Matsumoto was an assistant general counsel in the FBI's Office of the General Counsel, advising nationally and internationally on counterterrorism matters. She later served as unit chief of the FBI's Investigative Law unit, receiving several honors and awards. Since leaving the FBI in 2018, Matsumoto has been researching and writing about her father's service in World War II.
For a complete schedule of events for this residency, watch the Writers@Work website and Events@Fredonia.
Writers @ Work is an alumni writers-in-residence series featuring both well-established and emerging writers, editors and publishers in a range of professional and creative genres. The series seeks to connect Fredonia’s alumni, students, faculty and community members while bringing attention to the diverse ways writing and the humanities make a difference in the world.

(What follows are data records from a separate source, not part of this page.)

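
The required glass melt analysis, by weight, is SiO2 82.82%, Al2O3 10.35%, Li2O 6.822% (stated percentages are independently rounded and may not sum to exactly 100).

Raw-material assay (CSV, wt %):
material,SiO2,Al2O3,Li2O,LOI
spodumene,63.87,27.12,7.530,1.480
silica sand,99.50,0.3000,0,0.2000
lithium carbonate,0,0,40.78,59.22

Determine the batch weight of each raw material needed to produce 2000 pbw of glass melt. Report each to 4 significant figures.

Intermediates are printed rounded to 4 significant figures at each printed step — all arithmetic carries full precision at every stage; each reported value takes a single rounding; derived quantities are carried from the batch weights at 2000 pbw of glass at exact precision (the totals, the three compositions, LOI, the yield, net glass mass) as quoted within the question or the answer.
Target masses of each oxide per 2000 pbw glass melt:
  SiO2: 82.82% × 2000 = 1656 pbw
  Al2O3: 10.35% × 2000 = 207.0 pbw
  Li2O: 6.822% × 2000 = 136.4 pbw
Checking each oxide sum applying the batch weights above, relative to the basis at hand (target by target, the sums agree modulo rounding of the values):
  SiO2: 750.2·0.6387 + 1183·0.9950 = 1656 pbw (target 1656 pbw)
  Al2O3: 750.2·0.2712 + 1183·0.003000 = 207.0 pbw (target 207.0 pbw)
  Li2O: 750.2·0.07530 + 196.1·0.4078 = 136.5 pbw (target 136.4 pbw)
Auditing the glass mass value: batch Σ − ignition loss = 2000 pbw (the targets, summed, come to 2000 pbw; versus the stated basis of 2000 pbw — differing by rounding only).
Batch total: Σ batch = 2129 pbw; LOI loss = Σ batch·LOI = 129.6 pbw; the yield ratio, glass ÷ batch: 93.91%.

Batch per 2000 pbw glass melt:
  spodumene: 750.2 pbw
  silica sand: 1183 pbw
  lithium carbonate: 196.1 pbw
Total batch = 2129 pbw; LOI loss = 129.6 pbw; yield = 93.91%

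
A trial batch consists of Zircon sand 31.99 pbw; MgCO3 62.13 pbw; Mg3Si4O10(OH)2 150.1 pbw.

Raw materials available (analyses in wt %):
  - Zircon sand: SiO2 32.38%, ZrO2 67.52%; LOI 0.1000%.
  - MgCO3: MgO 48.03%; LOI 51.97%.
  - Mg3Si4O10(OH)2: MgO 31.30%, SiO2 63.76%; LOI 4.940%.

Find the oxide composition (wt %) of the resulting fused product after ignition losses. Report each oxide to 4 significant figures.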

The series is sponsored by the Carnahan Jackson Fund for the Humanities of the Fredonia College Foundation, the Faculty Student Association and the Fredonia Alumni Association.
The residency is additionally supported with funds from Fredonia Convocation and the Mary Louise White Fund of the Fredonia College Foundation, with partnerships with Criminal Justice Club, English, Fredonia Mock Trial, History, Honors Program, Native American SUNY: Western Consortium, Psychology, Sigma Tau Delta, Sociocultural and Justice Sciences and University Police.
The series is organized by the following offices: Admissions, Alumni Affairs, Career Development Office, Fredonia College Foundation and the Fredonia Honors Program, as well as representatives from the departments of Communication, English and History and the Music Industry program.